I was well involved in the project and worked on various things. Looking back, there were three phases: In the beginning I worked on similar tasks as the student assistants in the project: mainly collecting data and creating country profiles. Then I wrote a manual for the work on the country profiles, based on my experiences and those of the student assistants. Helen Seitzer and Fabian Besche, with whom I mainly worked during my internship, wanted something in writing to guide new assistants. However, the manual also serves as an intersubjective tool for the colleagues from the other subprojects. I was very free in my work and also wrote quite a lot - about 25 pages.

What was the third phase of your internship?

I worked statistically. I received a half-finished CSV file with data on the introduction date and duration of compulsory primary education, which I was then able to complete for the most part. Then the data had to be transferred to R, which was new for me. I had no experience with R up to that point. In R, I converted the data set to another format so that certain things could be displayed. I did a missing analysis and looked, for example: In which years do we have no data at all? Later I made many graphs on the topic of how and when compulsory education got introduced in the countries. I had 214 countries with data for a period from 1880 to 2017. It is not easy to present this clearly. But after the coding it worked quite well and can also be used in the project for further analysis.

So, you were able to learn something from the internship.

Absolutely. During our sociology studies we worked almost exclusively with the Stata software and only with perfect data sets. Using R was instructive. But it was also important to see that quite simple tasks in practice can suddenly get quite complicated. Then you have to bite your way through it. Apart from the work I have just desribed, I went to many meetings during the internship, to a multi-project retreat and a co-creation workshop. In this way I also got to know the other CRC projects. At the workshop I had to explain what I was currently working on. It was difficult to explain spot on to the computer scientists involved in the CRC what I was currently working on, but it worked. Anyway, I was impressed by the great charts they made out of it.

Would you recommend other students to do an internship at CRC 1342?

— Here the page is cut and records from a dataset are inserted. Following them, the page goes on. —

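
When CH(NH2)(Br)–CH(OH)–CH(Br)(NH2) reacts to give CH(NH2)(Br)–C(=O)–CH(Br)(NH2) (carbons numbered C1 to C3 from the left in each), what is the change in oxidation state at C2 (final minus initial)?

+2

Before: C2 has 2 bonds to C, 1 bond to H, 1 bond to O → oxidation state 0.
After: C2 has 2 bonds to C, 2 bonds to O → oxidation state +2.
Δ = +2 − (0) = +2, so this is an oxidation at C2.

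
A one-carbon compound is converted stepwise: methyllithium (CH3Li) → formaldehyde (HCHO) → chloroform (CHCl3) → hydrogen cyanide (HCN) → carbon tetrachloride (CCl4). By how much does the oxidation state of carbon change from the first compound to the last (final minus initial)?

Carbon oxidation states along the series — methyllithium: -4, formaldehyde: 0, chloroform: +2, hydrogen cyanide: +2, carbon tetrachloride: +4.
Net change = +4 − (-4) = +8.

+8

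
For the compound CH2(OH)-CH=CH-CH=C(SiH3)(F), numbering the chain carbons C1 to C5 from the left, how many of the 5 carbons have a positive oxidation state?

Assign +1 per bond to O/N/halogen, −1 per bond to H or an electropositive element, and 0 per bond to carbon. Tallying each carbon:
C1: 1C, 2H, 1O → 0 − 2 + 1 = -1
C2: 3C, 1H → 0 − 1 = -1
C3: 3C, 1H → 0 − 1 = -1
C4: 3C, 1H → 0 − 1 = -1
C5: 2C, 1F, 1Si → 0 + 1 − 1 = 0
0 carbons meet the condition.

0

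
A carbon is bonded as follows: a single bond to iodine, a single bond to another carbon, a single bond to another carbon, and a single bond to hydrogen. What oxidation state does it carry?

Count +1 for every bond to an atom more electronegative than carbon and −1 for every bond to one less electronegative; C–C bonds are 0.
The carbon has one bond to C (0), one bond to C (0), one bond to H (-1), one bond to I (+1).
Oxidation state = 0 + 0 − 1 + 1 = 0.

0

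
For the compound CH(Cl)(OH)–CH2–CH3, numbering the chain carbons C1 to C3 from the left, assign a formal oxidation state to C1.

Each bond to a more electronegative atom (O, N, halogen) counts +1, each bond to a less electronegative atom (H, metal, B, Si) counts −1, and each C–C bond counts 0.
C1 has one bond to C (0), one bond to Cl (+1), one bond to H (-1), one bond to O (+1).
Oxidation state = 0 + 1 − 1 + 1 = +1.

+1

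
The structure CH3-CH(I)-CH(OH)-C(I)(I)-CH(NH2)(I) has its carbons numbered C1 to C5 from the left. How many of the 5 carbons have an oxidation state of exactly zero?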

Definitely! I was very free in my work, which I liked. Helen and Fabian wanted me to do a lot of new and different things in order to learn more. I could get in touch with them at any time, but you also have to do that if you don't make any progress. Because especially if you haven't worked a lot with data sets yet, the tasks can be a challenge. But I didn't feel overtaxed either. It was just about right.

What's the next step for you?

I will graduate with a Bachelor's degree by March 2020. I'm going to do a master's programme after my Bachelor's. In Utrecht there is a quite an interesting social research master’s programme, in Berlin there are interesting programmes, too. Afterwards I would like to stay at university and do something research-centred.

Thank you very much for the interview and good luck for your future!